The Thunder were always mindful of protecting Westbrook from his greatest threat: himself. They monitored his minutes, never playing him more than 37 a game. They kept an eye on his consecutive minutes played in games, trying to stay away from playing him full quarters. He didn't practice much.
With a similar plan in place, the Rockets are optimistic about maximizing and extending Westbrook's prime. They are doing what the Thunder never got Westbrook on board to do: resting one game in every back-to-back as a precaution. They're keeping his minutes down, and with Harden as his backcourt partner, Westbrook can be more selective on when to tap into his gifts.
The numbers suggest Westbrook's prime years are dissolving quickly. Since winning the MVP in 2016-17 with a real plus-minus of 6.27 (ninth), he posted an RPM of 5.16 (10th) in 2017-18, 2.51 (42nd) last season and 0.98 so far this season, which ranks 119th in the NBA.
Still, a player regressing as the bell curve of age tolls isn't surprising. It is a matter of how much, as well as what, the player will do to account for it.
"Players that are at his level, when we talk about like regression or anything like that, like we're talking about going from being the MVP of a league or an All-NBA player and regressing as he gets older to small percentages from that," Presti said. "So now you're talking about being an All-Star-level player. So we're starting at such a high bar that eventually when he's 35 years old, like he's probably not going to play the way he did when he was 30."
Westbrook has had five knee surgeries, including three in the past three years. He dealt with a hand injury last season that caused his whole right hand to go numb for 20 minutes at a time if it got hit.
But at the same time, he has played in more than 90% of his team's games over the past five seasons. His work ethic borders on legendary.
If there is a player who can defy common sense, it is Russell Westbrook. He has only been doing it his whole career.
PACKING UP HIS personal items before he heads to the bus, Westbrook shifts in his chair and listens to The Question.
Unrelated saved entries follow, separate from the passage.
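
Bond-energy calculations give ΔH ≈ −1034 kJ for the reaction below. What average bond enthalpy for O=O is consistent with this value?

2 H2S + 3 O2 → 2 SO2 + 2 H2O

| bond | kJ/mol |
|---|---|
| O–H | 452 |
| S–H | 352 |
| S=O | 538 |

D(O=O) ≈ 506 kJ/mol

Let D be the O=O bond energy.
Σ(broken) = 3×D + 4×352 = 1408 + 3D
Σ(formed) = 4×452 + 4×538 = 3960
ΔH = Σ(broken) − Σ(formed) = (1408 + 3D) − (3960) = −2552 + 3D
Setting this equal to −1034 kJ gives 3D = 1518, so D = 506 kJ/mol.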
It's a formality, but he has to hear it before he can answer.
"I got this question asked to me, like, three years ago," he says with a brief laugh. "When I was doing the triple-double thing and people kept asking me, 'Can you maintain this? Can you maintain it?'
"And I got a simple answer to that: Why not?"
Westbrook's motto can feel clichéd whenever he invokes it. It is literally part of his brand. It is on bracelets. It is on his shoes. As he delivers these remarks, it is literally emblazoned on the shirt he is wearing. It is also very real to him.
"I don't know what I'm able to do or what I can't do; it's just I go out and do what I need to do, prepare myself mentally and physically, and then after that I just see what happens," he says. "I don't think about if I'll be able to do it at 34 or at 35. I don't know.
"But I know if I put in the work and time and effort to make sure I'm successful, then I know good things will happen."
These days, Westbrook is a little more willing to think about his future. He is more reflective, more appreciative of the years he already has spent in the NBA and what he has accomplished in them.
And so when he is asked The Question -- does he think about the kind of player he'll become? -- Westbrook offers the closest thing to answer that he has given in a decade.
"No," he says with his trademark smirk of defiance. "Honestly, I just go out and figure out the best way to be impactful for a long period of time. For me, I know a lot people see my athleticism as a huge part of my game, but like I've done and I've been doing, there are other things I can do in the game that I'm good at that I continue to do and impact the game.
"As long as I can be able to do that, I can impact the game at a high level every night, then that's all I care about."